Helen Liddell, Labour's spokeswoman on education, promised a 10-year investment programme but no quick fix. Elizabeth Maginnis, education convener in Labour-run Edinburgh and the local authorities' figurehead, warned that the spending boom of the 1960s was unlikely to recur.
Mrs Liddell said that Labour's early years' strategy, to be published shortly, would spell out how the party intends to transfer resources to nursery and primary education. Pressed from the floor, she said nursery education was likely to be made statutory.
A promise to focus on the basics in the early years won enthusiastic support. Asked whether heads should be taken out of calculations for primary staffing complements, Mrs Liddell replied: "You cannot ask a headteacher to fulfil a management role and the multiplicity of pastoral roles and always be part of the staffing ratio."
But "the cruellest con of all" would be to promise to meet demands when the party had yet to see the books. It was a time for realism and "hard-headed analysis". Mrs Liddell invited heads to submit their arguments and help shape Labour policy in the "window of opportunity" prior to the general election.

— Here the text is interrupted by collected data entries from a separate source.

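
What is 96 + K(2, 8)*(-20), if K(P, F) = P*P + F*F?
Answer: -1264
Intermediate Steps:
K(P, F) = F**2 + P**2 (K(P, F) = P**2 + F**2 = F**2 + P**2)
96 + K(2, 8)*(-20) = 96 + (8**2 + 2**2)*(-20) = 96 + (64 + 4)*(-20) = 96 + 68*(-20) = 96 - 1360 = -1264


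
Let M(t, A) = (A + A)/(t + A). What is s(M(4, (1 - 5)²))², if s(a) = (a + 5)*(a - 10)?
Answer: 1920996/625 ≈ 3073.6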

Mrs Maginnis said heads were in a position to wield significant influence in the new local authorities and would be well placed to argue for more resources. A transfer of resources to the primary sector could include the release of heads for management duties.

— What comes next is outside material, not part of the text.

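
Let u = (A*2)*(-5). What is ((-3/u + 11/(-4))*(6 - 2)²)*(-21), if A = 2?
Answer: 4368/5 ≈ 873.60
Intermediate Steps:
u = -20 (u = (2*2)*(-5) = 4*(-5) = -20)
((-3/u + 11/(-4))*(6 - 2)²)*(-21) = ((-3/(-20) + 11/(-4))*(6 - 2)²)*(-21) = ((-3*(-1/20) + 11*(-¼))*4²)*(-21) = ((3/20 - 11/4)*16)*(-21) = -13/5*16*(-21) = -208/5*(-21) = 4368/5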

But she warned: "It is clear and obvious that Scottish education, in its bid to develop and expand, must make far better use of the resources to hand, as well as a better prioritisation of targets.

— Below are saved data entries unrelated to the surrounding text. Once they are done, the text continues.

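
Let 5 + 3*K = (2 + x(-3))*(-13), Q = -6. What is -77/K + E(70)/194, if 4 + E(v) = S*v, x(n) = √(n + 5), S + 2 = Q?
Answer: 74133/8633 - 429*√2/89 ≈ 1.7703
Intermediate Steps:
S = -8 (S = -2 - 6 = -8)
x(n) = √(5 + n)
K = -31/3 - 13*√2/3 (K = -5/3 + ((2 + √(5 - 3))*(-13))/3 = -5/3 + ((2 + √2)*(-13))/3 = -5/3 + (-26 - 13*√2)/3 = -5/3 + (-26/3 - 13*√2/3) = -31/3 - 13*√2/3 ≈ -16.462)
E(v) = -4 - 8*v
-77/K + E(70)/194 = -77/(-31/3 - 13*√2/3) + (-4 - 8*70)/194 = -77/(-31/3 - 13*√2/3) + (-4 - 560)*(1/194) = -77/(-31/3 - 13*√2/3) - 564*1/194 = -77/(-31/3 - 13*√2/3) - 282/97 = -282/97 - 77/(-31/3 - 13*√2/3)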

"Each curricular development which has come and gone in the last 15 years, Standard grade, Revised Higher, 5-14, Scotvec and now Higher Still, is resource greedy and sitting alongside teaching union demands for more teachers, lower class sizes and more resources, creates an expectation gap that can never be filled."
Mrs Maginnis argued that curricular change should not be met by demands for more and more staff, and said the answer lay in "machines rather than people". That was why she backed computer networks to sustain Higher Still choices. Small classes in the upper secondary were unsustainable and neighbourhood arrangements had not proved successful.
Turning to emphasis on early years education, she said that the Pilton literacy study in Edinburgh had revealed "enormous complacency and collusion". Teachers had too readily accepted that children in disadvantaged communities could not make educational progress.
"The challenge to Scotland's educational establishment is to learn the lessons of Pilton, that with resources judicially channelled to the early stages of infant education, a real difference can be made to the achievement, performance and life chances of some of our very poorest and most vulnerable children, " Mrs Maginnis stated.
"We have a duty, now that we know the problems and answers, to a do a great deal about it."
Judith Gillespie, convener of the Scottish Parent Teacher Council, concurred. "Every child who is not being made a competent reader in primary is being short-changed," Mrs Gillespie said.
Malcolm Green, education convener in Glasgow, said that the city was committed to a review of the Pounds 7.2 million allocated to schools in areas of priority treatment to boost provision.
"I would be surprised if we did not tip the balance towards the primary school," Dr Green predicted. "I do know some secondary heads who would agree with that. There is a recognition that if the problems are not tackled effectively at primary it is very difficult for them to work with pupils who are inadequately prepared for secondary education."
Keir Bloomer, director of education and community services in Clackmannan, said that for every Pounds 3 spent on secondary pupils only Pounds 2 was spent on primary pupils.